Everyone who has been to the beach knows that seawater is salty. Everyone also knows that fresh water in rain, rivers, and even ice is not salty. Why are some of Earth’s waters salty and others not? There are two clues that give us the answer. First, “fresh” water is not entirely free of dissolved salt. Even rainwater has traces of substances dissolved in it that were picked up during passage through the atmosphere. Much of this material that “washes out” of the atmosphere today is pollution, but there are also natural substances present.
As rainwater passes through soil and percolates through rocks, it dissolves some of the minerals, a process called weathering.
This is the water we drink, and of course, we cannot taste the salt because its concentration is too low. Eventually, this water with its small load of dissolved minerals or salts reaches a stream and flows into lakes and the ocean. The annual addition of dissolved salts by rivers is only a tiny fraction of the total salt in the ocean. The dissolved salts carried by all the world’s rivers would equal the salt in the ocean in about 200 to 300 million years.

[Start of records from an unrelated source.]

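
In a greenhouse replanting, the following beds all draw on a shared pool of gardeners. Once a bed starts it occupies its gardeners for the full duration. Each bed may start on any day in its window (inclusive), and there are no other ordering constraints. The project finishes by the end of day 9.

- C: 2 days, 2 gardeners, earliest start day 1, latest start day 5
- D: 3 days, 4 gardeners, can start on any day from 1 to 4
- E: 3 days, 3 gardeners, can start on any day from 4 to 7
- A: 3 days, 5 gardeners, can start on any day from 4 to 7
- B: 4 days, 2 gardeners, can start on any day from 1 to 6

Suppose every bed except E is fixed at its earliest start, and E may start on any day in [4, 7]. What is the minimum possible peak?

E@4: d1:8  d2:8  d3:6  d4:10  d5:8  d6:8  d7:0  d8:0  d9:0 → peak 10
E@5: d1:8  d2:8  d3:6  d4:7  d5:8  d6:8  d7:3  d8:0  d9:0 → peak 8
E@6: d1:8  d2:8  d3:6  d4:7  d5:5  d6:8  d7:3  d8:3  d9:0 → peak 8
E@7: d1:8  d2:8  d3:6  d4:7  d5:5  d6:5  d7:3  d8:3  d9:3 → peak 8
Best is E@5, peak 8.

8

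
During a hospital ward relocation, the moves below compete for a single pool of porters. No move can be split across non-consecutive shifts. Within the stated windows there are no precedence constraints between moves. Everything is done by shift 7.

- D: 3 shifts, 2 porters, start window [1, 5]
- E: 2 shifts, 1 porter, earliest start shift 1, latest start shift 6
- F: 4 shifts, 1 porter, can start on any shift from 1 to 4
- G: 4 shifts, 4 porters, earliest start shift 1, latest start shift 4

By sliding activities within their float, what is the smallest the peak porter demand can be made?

Early-start (D@1, E@1, F@1, G@1) gives peak 8: s1:8  s2:8  s3:7  s4:5  s5:0  s6:0  s7:0.
Shift G→4.
Schedule D@1, E@1, F@1, G@4: s1:4  s2:4  s3:3  s4:5  s5:4  s6:4  s7:4 — peak 5.

5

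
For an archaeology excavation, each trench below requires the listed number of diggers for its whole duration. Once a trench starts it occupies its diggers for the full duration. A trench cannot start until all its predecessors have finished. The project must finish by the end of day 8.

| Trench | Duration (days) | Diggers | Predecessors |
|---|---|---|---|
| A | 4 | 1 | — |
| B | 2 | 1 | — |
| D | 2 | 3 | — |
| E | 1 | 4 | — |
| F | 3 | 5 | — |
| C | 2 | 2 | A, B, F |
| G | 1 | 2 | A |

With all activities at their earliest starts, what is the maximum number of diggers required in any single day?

Early-start schedule: A@1, B@1, D@1, E@1, F@1, C@5, G@5.
Load per day: day 1: 14, day 2: 10, day 3: 6, day 4: 1, day 5: 4, day 6: 2, day 7: 0, day 8: 0.
Peak is 14.

14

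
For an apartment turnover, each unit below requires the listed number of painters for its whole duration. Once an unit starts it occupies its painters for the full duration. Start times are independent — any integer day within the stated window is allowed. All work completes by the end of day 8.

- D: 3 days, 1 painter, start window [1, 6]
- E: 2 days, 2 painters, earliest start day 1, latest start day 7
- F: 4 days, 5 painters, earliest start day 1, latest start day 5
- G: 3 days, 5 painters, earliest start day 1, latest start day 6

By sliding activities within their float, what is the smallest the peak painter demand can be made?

Early-start (D@1, E@1, F@1, G@1) gives peak 13: d1:13  d2:13  d3:11  d4:5  d5:0  d6:0  d7:0  d8:0.
Shift E→4, G→5.
Schedule D@1, E@4, F@1, G@5: d1:6  d2:6  d3:6  d4:7  d5:7  d6:5  d7:5  d8:0 — peak 7.

7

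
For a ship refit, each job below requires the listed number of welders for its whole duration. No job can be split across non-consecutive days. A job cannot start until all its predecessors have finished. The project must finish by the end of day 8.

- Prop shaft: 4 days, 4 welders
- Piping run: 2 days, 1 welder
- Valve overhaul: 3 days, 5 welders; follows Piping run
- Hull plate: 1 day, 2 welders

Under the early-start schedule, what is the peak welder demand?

9

Early-start schedule: Prop shaft@1, Piping run@1, Valve overhaul@3, Hull plate@1.
Load per day: day 1: 7, day 2: 5, day 3: 9, day 4: 9, day 5: 5, day 6: 0, day 7: 0, day 8: 0.
Peak is 9.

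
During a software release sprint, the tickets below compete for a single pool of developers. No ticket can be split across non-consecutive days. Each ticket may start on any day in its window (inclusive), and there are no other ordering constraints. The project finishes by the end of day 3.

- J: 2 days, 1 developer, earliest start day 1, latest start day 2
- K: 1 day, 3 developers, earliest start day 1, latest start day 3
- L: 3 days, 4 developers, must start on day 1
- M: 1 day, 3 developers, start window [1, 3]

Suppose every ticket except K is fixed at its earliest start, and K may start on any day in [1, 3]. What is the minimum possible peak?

8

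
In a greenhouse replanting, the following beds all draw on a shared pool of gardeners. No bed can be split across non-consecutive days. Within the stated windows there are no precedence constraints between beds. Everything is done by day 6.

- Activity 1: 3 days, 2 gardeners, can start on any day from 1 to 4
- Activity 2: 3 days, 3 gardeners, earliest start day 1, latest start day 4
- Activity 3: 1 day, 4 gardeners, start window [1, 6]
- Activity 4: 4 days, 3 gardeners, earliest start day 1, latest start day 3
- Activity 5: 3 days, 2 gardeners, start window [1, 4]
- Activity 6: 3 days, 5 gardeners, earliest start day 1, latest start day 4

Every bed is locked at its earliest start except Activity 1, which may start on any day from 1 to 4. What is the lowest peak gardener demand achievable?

17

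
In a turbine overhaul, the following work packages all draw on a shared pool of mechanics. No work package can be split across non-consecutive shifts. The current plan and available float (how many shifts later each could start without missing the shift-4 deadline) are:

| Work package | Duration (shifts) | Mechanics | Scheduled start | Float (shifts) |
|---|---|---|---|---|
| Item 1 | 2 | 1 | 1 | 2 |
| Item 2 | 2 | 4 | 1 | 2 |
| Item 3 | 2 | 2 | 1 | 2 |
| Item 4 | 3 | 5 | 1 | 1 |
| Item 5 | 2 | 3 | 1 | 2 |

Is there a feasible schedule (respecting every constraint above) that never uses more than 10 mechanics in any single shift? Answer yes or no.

Schedule Item 1@1, Item 2@1, Item 3@3, Item 4@1, Item 5@3: s1:10  s2:10  s3:10  s4:5 — peak 10 ≤ 10.

yes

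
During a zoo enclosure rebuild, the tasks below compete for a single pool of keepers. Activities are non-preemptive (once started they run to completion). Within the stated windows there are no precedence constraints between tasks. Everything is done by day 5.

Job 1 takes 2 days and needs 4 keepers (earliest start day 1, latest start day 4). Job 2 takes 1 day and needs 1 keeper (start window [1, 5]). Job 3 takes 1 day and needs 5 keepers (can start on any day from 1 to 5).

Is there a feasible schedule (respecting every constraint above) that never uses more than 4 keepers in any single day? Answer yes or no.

no

The minimum achievable peak is 5; 4 < 5, so no feasible schedule stays within the cap.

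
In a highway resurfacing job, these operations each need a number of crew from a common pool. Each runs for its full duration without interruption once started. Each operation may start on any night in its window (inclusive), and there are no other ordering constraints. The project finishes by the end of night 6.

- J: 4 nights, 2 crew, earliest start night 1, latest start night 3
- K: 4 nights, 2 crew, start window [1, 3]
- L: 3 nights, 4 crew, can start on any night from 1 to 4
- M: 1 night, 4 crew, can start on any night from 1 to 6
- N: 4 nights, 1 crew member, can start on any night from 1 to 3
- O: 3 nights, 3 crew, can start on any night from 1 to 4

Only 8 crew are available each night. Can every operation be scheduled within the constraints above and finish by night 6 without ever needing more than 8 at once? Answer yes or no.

The minimum achievable peak is 9; 8 < 9, so no feasible schedule stays within the cap.

no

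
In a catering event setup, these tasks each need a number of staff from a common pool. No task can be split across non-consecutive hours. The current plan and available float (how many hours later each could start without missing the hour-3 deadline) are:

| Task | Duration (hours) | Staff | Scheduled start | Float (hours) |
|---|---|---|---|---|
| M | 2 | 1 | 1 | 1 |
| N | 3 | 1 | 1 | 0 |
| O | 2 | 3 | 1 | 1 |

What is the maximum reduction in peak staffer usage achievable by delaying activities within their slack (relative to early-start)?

0

Early-start peak: h1:5  h2:5  h3:1 ⇒ 5.
Leveled (M@1, N@1, O@1): h1:5  h2:5  h3:1 ⇒ 5.
Reduction 5 − 5 = 0.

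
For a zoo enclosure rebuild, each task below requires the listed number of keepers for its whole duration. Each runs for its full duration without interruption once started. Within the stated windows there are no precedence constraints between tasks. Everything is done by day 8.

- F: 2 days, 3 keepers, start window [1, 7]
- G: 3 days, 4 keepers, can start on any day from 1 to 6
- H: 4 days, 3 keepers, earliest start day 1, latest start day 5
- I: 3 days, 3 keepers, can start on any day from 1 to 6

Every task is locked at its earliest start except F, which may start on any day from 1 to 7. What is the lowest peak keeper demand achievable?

F@1: d1:13  d2:13  d3:10  d4:3  d5:0  d6:0  d7:0  d8:0 → peak 13
F@2: d1:10  d2:13  d3:13  d4:3  d5:0  d6:0  d7:0  d8:0 → peak 13
F@3: d1:10  d2:10  d3:13  d4:6  d5:0  d6:0  d7:0  d8:0 → peak 13
F@4: d1:10  d2:10  d3:10  d4:6  d5:3  d6:0  d7:0  d8:0 → peak 10
F@5: d1:10  d2:10  d3:10  d4:3  d5:3  d6:3  d7:0  d8:0 → peak 10
F@6: d1:10  d2:10  d3:10  d4:3  d5:0  d6:3  d7:3  d8:0 → peak 10
F@7: d1:10  d2:10  d3:10  d4:3  d5:0  d6:0  d7:3  d8:3 → peak 10
Best is F@4, peak 10.

10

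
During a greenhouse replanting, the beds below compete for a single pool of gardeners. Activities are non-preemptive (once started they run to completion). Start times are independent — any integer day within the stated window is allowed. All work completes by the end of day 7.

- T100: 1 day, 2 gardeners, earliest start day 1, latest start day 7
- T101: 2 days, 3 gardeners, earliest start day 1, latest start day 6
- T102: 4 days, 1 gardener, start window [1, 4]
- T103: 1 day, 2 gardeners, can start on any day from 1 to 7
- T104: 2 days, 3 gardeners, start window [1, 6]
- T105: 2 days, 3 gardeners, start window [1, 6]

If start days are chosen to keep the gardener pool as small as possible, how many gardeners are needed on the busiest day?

4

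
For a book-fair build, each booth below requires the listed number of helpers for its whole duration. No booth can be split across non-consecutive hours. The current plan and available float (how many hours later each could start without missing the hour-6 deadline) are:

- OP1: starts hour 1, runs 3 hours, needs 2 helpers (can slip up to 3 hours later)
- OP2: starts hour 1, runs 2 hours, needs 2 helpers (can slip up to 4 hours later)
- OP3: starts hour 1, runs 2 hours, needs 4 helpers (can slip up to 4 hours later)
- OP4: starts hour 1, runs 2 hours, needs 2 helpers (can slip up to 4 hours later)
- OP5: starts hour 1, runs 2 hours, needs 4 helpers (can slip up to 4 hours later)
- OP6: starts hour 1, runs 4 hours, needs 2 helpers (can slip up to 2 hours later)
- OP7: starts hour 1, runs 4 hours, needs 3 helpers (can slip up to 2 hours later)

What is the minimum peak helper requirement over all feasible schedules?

9

Early-start (OP1@1, OP2@1, OP3@1, OP4@1, OP5@1, OP6@1, OP7@1) gives peak 19: h1:19  h2:19  h3:7  h4:5  h5:0  h6:0.
Shift OP4→3, OP5→5, OP6→3, OP7→3.
Schedule OP1@1, OP2@1, OP3@1, OP4@3, OP5@5, OP6@3, OP7@3: h1:8  h2:8  h3:9  h4:7  h5:9  h6:9 — peak 9.
Total helper-hours = 50 over 6 hours ⇒ peak ≥ ⌈50/6⌉ = 9, so 9 is optimal.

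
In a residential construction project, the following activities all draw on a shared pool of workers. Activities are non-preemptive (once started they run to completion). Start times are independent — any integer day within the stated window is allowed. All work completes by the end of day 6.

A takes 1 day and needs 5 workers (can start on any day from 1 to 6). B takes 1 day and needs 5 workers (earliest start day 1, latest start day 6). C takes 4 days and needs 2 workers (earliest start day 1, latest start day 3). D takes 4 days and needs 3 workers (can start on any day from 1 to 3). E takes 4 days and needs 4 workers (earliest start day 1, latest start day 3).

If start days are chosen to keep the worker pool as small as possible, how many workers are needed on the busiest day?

9

Early-start (A@1, B@1, C@1, D@1, E@1) gives peak 19: d1:19  d2:9  d3:9  d4:9  d5:0  d6:0.
Shift B→2, D→3, E→3.
Schedule A@1, B@2, C@1, D@3, E@3: d1:7  d2:7  d3:9  d4:9  d5:7  d6:7 — peak 9.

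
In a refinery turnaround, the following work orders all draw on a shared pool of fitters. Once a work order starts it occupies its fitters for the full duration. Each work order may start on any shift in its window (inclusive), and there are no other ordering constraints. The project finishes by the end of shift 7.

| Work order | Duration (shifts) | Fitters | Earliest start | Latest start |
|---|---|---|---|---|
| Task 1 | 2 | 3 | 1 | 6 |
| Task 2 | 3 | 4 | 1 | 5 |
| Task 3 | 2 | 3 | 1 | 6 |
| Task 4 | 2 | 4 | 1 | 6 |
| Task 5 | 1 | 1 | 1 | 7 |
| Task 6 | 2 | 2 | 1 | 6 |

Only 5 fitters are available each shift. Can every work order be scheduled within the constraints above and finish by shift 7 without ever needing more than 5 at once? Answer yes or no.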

A second clue to how the sea became salty is the presence of salt lakes such as the Great Salt Lake and the Dead Sea. Both are about 10 times saltier than seawater. Why are these lakes salty while most of the world’s lakes are not? Lakes are temporary storage areas for water. Rivers and streams bring water to the lakes, and other rivers carry water out of lakes. Thus, lakes are really only wide depressions in a river channel that have filled with water. Water flows in one end and out the other.